Les deux Fat 32 sont littéralement déchaînés, se déchaînent encore plus et le public devient hystérique, exactement de quoi me faire oublier d’avoir raté le deuxième set de Duracell la veille au soir. Un morceau supplémentaire, un deuxième morceau supplémentaire, les Fat 32 donnent l’impression ne pas pouvoir s’arrêter, chose qui pourtant arrivera forcément. Ces deux garçons ont vraiment le bon goût pour éviter tous les pièges de la virtuosité prog et de la testostérone démonstrative, ils jouent comme des furieux, complètement libérés alors que leur musique est d’une complexité à tiroirs stupéfiante. J’ai déjà envie de les revoir et le batteur remporte haut la main la palme du meilleur batteur de tout ce premier Gaffer Fest.
Pourtant question batteur, on ne peut pas dire que le norvégien Paal Nilssen-Love soit en reste. Il forme avec Massimo Pupillo de Zu et Terrie de The Ex le trio Offonoff dont le premier album Clash est des plus enthousiasmants. Si le disque faisait un peu de manières, le trio lui n’en a fait aucune en concert. J’imaginais volontiers nos trois musiciens jouant dans des festivals proutophiles ultra subventionnés et les voilà se pelant le jonc dans une friche industrielle avec autant de confort qu’un squat albanais. Ça attaque très durement, violemment et la tension ne retombera pas pendant toute la première partie. Gros son de basse, jeu basique au médiator de Massimo Pupillo (également le principal argument de Zu en ce qui me concerne) qui défriche tout ce qui dépasse autour de lui.

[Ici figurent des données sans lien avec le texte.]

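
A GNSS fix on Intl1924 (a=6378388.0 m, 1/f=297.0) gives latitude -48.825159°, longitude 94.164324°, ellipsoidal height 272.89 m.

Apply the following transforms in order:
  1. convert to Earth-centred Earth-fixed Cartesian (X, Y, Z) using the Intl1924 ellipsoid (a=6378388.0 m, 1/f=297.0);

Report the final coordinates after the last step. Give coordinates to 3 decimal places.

start: φ=-48.825159°, λ=94.164324°, h=272.890 m
→ ECEF (a=6378388.000, f=1/297.0): X=-305534.5738, Y=4196360.6918, Z=-4778075.9283

X=-305534.574 m, Y=4196360.692 m, Z=-4778075.928 m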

Terry Ex est en grande forme, j’aime de plus en plus les vieux punks qui n’ont plus rien à prouver et qui d’ailleurs se sont toujours foutus de prouver quoi que ce soit, et Paal Nilssen-Love a un jeu très dynamique (il faut dire que jouant régulièrement avec Mats Gustafsson ou Joe McPhee il est à bonne école), pas du genre à emmerder son monde avec sa charley, il frappe sa caisse claire selon les bonnes vieilles méthodes de Sunny Murray ou Rashied Ali, c'est-à-dire tout en puissance mais avec précision.

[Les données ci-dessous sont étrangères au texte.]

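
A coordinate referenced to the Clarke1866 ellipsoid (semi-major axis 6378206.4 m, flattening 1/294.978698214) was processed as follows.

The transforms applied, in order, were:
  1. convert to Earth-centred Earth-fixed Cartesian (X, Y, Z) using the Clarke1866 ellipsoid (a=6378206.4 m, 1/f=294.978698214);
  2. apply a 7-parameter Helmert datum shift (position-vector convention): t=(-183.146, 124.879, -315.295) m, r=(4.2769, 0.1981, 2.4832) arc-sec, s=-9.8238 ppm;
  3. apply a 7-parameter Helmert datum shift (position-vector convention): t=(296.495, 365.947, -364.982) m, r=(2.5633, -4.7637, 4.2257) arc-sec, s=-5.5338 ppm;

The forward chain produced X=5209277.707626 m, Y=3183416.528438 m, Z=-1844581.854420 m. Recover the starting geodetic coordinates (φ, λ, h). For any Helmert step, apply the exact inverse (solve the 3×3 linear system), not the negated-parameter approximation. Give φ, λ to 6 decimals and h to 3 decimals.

φ=-16.917034°, λ=31.423788°, h=728.075 m

start: X=5209277.7076, Y=3183416.5284, Z=-1844581.8544 m
→ Helmert⁻¹: X=5209032.6501, Y=3182938.5590, Z=-1844386.9361
→ Helmert⁻¹: X=5209307.0588, Y=3182743.9949, Z=-1844150.7481
→ geod (Bowring, a=6378206.400): φ=-16.91703400°, λ=31.42378800°, h=728.0750 m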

Fin de la première partie. Le trio se lance dans un nouveau morceau qui sera à peine moins dense, ce soir Offonoff ne laisse que peu de place à des passages sinon aériens du moins un tantinet moins bruitistes. Terrie Ex nous sort toute la panoplie pour guitare préparée (il joue toujours sur cinq cordes avec un accordage pas très réglementaire) en martyrisant son instrument avec un tournevis, une baquette, une cymbale ou un tampon gex. Son son est accidenté et écorché comme son jeu de guitare. Le trio alterne toutes les formules possibles (musiciens deux par deux puis chacun en solo avant de revenir à trois) et on frôle alors le remplissage, évité de justesse grâce à la spontanéité et la vivacité de la prestation. Lorsque Massimo développe une ligne de basse un peu plus continue et répétitive on est en plein dans un free rock audacieux et entraînant. C’est sur un tel passage que ce conclura cette deuxième partie et aussi d’ailleurs l’ensemble du set, le trio qui semble avoir tout donné ne tombe pas dans l’erreur du musicien d’impro qui joue sans fin et fait tourner les mêmes types de plans en mode automatique.

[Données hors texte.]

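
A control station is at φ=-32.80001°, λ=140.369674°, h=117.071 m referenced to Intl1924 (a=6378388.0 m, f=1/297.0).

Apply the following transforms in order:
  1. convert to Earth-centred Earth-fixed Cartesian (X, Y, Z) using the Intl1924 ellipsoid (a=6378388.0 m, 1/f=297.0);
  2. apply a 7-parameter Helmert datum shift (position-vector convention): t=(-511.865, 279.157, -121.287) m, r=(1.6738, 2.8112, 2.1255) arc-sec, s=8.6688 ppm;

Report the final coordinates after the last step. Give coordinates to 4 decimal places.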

Quelques conversations au bar au sujet du récent départ de G.W. Sok de The Ex (lu sur le site du groupe : After 29 years G.W. Sok has decided to call it a day and not sing or tour with us anymore. After a long period of doubt and lengthy discussions he came to the conclusion that he had no longer enough enthusiasm for the complete Ex-undertaking) et les avis sont partagés. La fin de The Ex affirment certains…
Pour en revenir au Gaffer Fest, le moins que l’on puisse dire c’est que cette première édition a été un succès (surtout le second soir) : fréquentation honorable, bons concerts… la barre est donc placée assez haut pour le prochain, en espérant qu’il y en ait un autre un de ces jours. Merci donc et à l’année prochaine.